Peki doğru aday nasıl biri olmalıdır? Aslına bakılırsa, doğru adayın uzun boylu bir tarifi de yoktur. Muhalefet adayı, oy aritmatiğiyle ya da adayın “özgeçmişine” göre değil seçmene verdiği duyguya göre belirlenmelidir. Kağıt üzerinde gerekli koşulları yerine getirdiği düşünülen bir lider, seçmende beklenen duyguyu yaratamayabilir. Özetle, adayın seçmenin kalbine hitap edebilmesi önemlidir. Mesterhazy’nin de ifade ettiği gibi, seçmen adaya çekim duyuyorsa zaten görmek isteyeceği çeşitli vasıfları ona projekte edecektir.

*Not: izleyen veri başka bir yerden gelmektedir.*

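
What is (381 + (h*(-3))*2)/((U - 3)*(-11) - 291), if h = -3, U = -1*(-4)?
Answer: -399/302 ≈ -1.3212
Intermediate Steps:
U = 4
(381 + (h*(-3))*2)/((U - 3)*(-11) - 291) = (381 - 3*(-3)*2)/((4 - 3)*(-11) - 291) = (381 + 9*2)/(1*(-11) - 291) = (381 + 18)/(-11 - 291) = 399/(-302) = 399*(-1/302) = -399/302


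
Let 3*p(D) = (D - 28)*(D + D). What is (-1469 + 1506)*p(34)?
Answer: 5032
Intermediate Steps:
p(D) = 2*D*(-28 + D)/3 (p(D) = ((D - 28)*(D + D))/3 = ((-28 + D)*(2*D))/3 = (2*D*(-28 + D))/3 = 2*D*(-28 + D)/3)
(-1469 + 1506)*p(34) = (-1469 + 1506)*((⅔)*34*(-28 + 34)) = 37*((⅔)*34*6) = 37*136 = 5032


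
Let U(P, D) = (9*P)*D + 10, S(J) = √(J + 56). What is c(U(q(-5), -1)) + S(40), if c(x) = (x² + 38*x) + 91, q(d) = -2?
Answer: 1939 + 4*√6 ≈ 1948.8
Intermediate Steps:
S(J) = √(56 + J)
U(P, D) = 10 + 9*D*P (U(P, D) = 9*D*P + 10 = 10 + 9*D*P)
c(x) = 91 + x² + 38*x
c(U(q(-5), -1)) + S(40) = (91 + (10 + 9*(-1)*(-2))² + 38*(10 + 9*(-1)*(-2))) + √(56 + 40) = (91 + (10 + 18)² + 38*(10 + 18)) + √96 = (91 + 28² + 38*28) + 4*√6 = (91 + 784 + 1064) + 4*√6 = 1939 + 4*√6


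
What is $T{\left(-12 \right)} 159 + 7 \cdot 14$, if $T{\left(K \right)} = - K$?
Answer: $2006$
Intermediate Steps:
$T{\left(-12 \right)} 159 + 7 \cdot 14 = \left(-1\right) \left(-12\right) 159 + 7 \cdot 14 = 12 \cdot 159 + 98 = 1908 + 98 = 2006$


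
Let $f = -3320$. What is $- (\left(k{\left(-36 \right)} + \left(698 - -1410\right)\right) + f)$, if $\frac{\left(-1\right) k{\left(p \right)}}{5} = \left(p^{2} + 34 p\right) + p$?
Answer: $1392$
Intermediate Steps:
$k{\left(p \right)} = - 175 p - 5 p^{2}$ ($k{\left(p \right)} = - 5 \left(\left(p^{2} + 34 p\right) + p\right) = - 5 \left(p^{2} + 35 p\right) = - 175 p - 5 p^{2}$)
$- (\left(k{\left(-36 \right)} + \left(698 - -1410\right)\right) + f) = - (\left(\left(-5\right) \left(-36\right) \left(35 - 36\right) + \left(698 - -1410\right)\right) - 3320) = - (\left(\left(-5\right) \left(-36\right) \left(-1\right) + \left(698 + 1410\right)\right) - 3320) = - (\left(-180 + 2108\right) - 3320) = - (1928 - 3320) = \left(-1\right) \left(-1392\right) = 1392$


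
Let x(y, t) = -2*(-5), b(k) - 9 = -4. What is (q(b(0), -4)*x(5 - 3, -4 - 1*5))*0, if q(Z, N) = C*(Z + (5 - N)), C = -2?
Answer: 0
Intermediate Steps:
b(k) = 5 (b(k) = 9 - 4 = 5)
q(Z, N) = -10 - 2*Z + 2*N (q(Z, N) = -2*(Z + (5 - N)) = -2*(5 + Z - N) = -10 - 2*Z + 2*N)
x(y, t) = 10
(q(b(0), -4)*x(5 - 3, -4 - 1*5))*0 = ((-10 - 2*5 + 2*(-4))*10)*0 = ((-10 - 10 - 8)*10)*0 = -28*10*0 = -280*0 = 0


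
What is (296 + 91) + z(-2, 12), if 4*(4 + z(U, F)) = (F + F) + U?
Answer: 777/2 ≈ 388.50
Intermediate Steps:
z(U, F) = -4 + F/2 + U/4 (z(U, F) = -4 + ((F + F) + U)/4 = -4 + (2*F + U)/4 = -4 + (U + 2*F)/4 = -4 + (F/2 + U/4) = -4 + F/2 + U/4)
(296 + 91) + z(-2, 12) = (296 + 91) + (-4 + (1/2)*12 + (1/4)*(-2)) = 387 + (-4 + 6 - 1/2) = 387 + 3/2 = 777/2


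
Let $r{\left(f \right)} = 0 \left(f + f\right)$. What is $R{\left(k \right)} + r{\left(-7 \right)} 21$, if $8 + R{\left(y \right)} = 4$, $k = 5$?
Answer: $-4$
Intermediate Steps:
$R{\left(y \right)} = -4$ ($R{\left(y \right)} = -8 + 4 = -4$)
$r{\left(f \right)} = 0$ ($r{\left(f \right)} = 0 \cdot 2 f = 0$)
$R{\left(k \right)} + r{\left(-7 \right)} 21 = -4 + 0 \cdot 21 = -4 + 0 = -4$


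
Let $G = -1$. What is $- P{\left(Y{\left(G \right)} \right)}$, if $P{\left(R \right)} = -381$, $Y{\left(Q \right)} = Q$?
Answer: $381$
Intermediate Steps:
$- P{\left(Y{\left(G \right)} \right)} = \left(-1\right) \left(-381\right) = 381$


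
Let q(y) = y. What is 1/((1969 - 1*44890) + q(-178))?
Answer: -1/43099 ≈ -2.3202e-5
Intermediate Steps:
1/((1969 - 1*44890) + q(-178)) = 1/((1969 - 1*44890) - 178) = 1/((1969 - 44890) - 178) = 1/(-42921 - 178) = 1/(-43099) = -1/43099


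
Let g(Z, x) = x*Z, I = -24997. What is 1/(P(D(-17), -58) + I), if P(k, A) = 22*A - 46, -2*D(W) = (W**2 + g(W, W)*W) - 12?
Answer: -1/26319 ≈ -3.7995e-5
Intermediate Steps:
g(Z, x) = Z*x
D(W) = 6 - W**2/2 - W**3/2 (D(W) = -((W**2 + (W*W)*W) - 12)/2 = -((W**2 + W**2*W) - 12)/2 = -((W**2 + W**3) - 12)/2 = -(-12 + W**2 + W**3)/2 = 6 - W**2/2 - W**3/2)
P(k, A) = -46 + 22*A
1/(P(D(-17), -58) + I) = 1/((-46 + 22*(-58)) - 24997) = 1/((-46 - 1276) - 24997) = 1/(-1322 - 24997) = 1/(-26319) = -1/26319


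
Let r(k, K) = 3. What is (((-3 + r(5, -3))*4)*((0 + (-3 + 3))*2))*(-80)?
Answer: 0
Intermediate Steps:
(((-3 + r(5, -3))*4)*((0 + (-3 + 3))*2))*(-80) = (((-3 + 3)*4)*((0 + (-3 + 3))*2))*(-80) = ((0*4)*((0 + 0)*2))*(-80) = (0*(0*2))*(-80) = (0*0)*(-80) = 0*(-80) = 0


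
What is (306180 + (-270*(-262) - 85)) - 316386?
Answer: 60449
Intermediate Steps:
(306180 + (-270*(-262) - 85)) - 316386 = (306180 + (70740 - 85)) - 316386 = (306180 + 70655) - 316386 = 376835 - 316386 = 60449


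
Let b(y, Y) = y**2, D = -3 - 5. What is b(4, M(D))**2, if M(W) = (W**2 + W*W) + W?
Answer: 256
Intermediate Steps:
D = -8
M(W) = W + 2*W**2 (M(W) = (W**2 + W**2) + W = 2*W**2 + W = W + 2*W**2)
b(4, M(D))**2 = (4**2)**2 = 16**2 = 256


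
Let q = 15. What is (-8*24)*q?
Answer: -2880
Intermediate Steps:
(-8*24)*q = -8*24*15 = -192*15 = -2880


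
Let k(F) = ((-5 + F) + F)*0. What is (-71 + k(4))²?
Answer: 5041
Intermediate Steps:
k(F) = 0 (k(F) = (-5 + 2*F)*0 = 0)
(-71 + k(4))² = (-71 + 0)² = (-71)² = 5041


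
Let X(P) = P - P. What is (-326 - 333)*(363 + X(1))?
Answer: -239217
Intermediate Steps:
X(P) = 0
(-326 - 333)*(363 + X(1)) = (-326 - 333)*(363 + 0) = -659*363 = -239217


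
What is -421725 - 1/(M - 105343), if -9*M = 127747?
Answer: -453706093641/1075834 ≈ -4.2173e+5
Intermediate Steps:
M = -127747/9 (M = -1/9*127747 = -127747/9 ≈ -14194.)
-421725 - 1/(M - 105343) = -421725 - 1/(-127747/9 - 105343) = -421725 - 1/(-1075834/9) = -421725 - 1*(-9/1075834) = -421725 + 9/1075834 = -453706093641/1075834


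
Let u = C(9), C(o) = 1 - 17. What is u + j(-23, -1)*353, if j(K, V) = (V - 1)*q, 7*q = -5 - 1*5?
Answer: 6948/7 ≈ 992.57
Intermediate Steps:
q = -10/7 (q = (-5 - 1*5)/7 = (-5 - 5)/7 = (⅐)*(-10) = -10/7 ≈ -1.4286)
C(o) = -16
u = -16
j(K, V) = 10/7 - 10*V/7 (j(K, V) = (V - 1)*(-10/7) = (-1 + V)*(-10/7) = 10/7 - 10*V/7)
u + j(-23, -1)*353 = -16 + (10/7 - 10/7*(-1))*353 = -16 + (10/7 + 10/7)*353 = -16 + (20/7)*353 = -16 + 7060/7 = 6948/7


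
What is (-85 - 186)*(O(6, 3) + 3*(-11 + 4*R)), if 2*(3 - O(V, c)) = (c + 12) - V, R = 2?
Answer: 5691/2 ≈ 2845.5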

O halde en son olarak şunu söyleyelim. Otoriter iktidarların seçimleri adaletsiz bir yarış haline getirdiklerini biliyoruz. Ama unutmamak gerekir ki, otoriter iktidarlar bile, belli bir oranda seçmen rızası olmadan iktidarda kalamazlar. Bu yüzden belki de tüm seçim stratejilerinden daha mühim olan, seçmenle gönül bağını kurabilmek ve aynı anda hem heyecan hem de güven duygularını verebilmektir. Seçmenin kalbinde kazanan, er ya da geç galip çıkacaktır.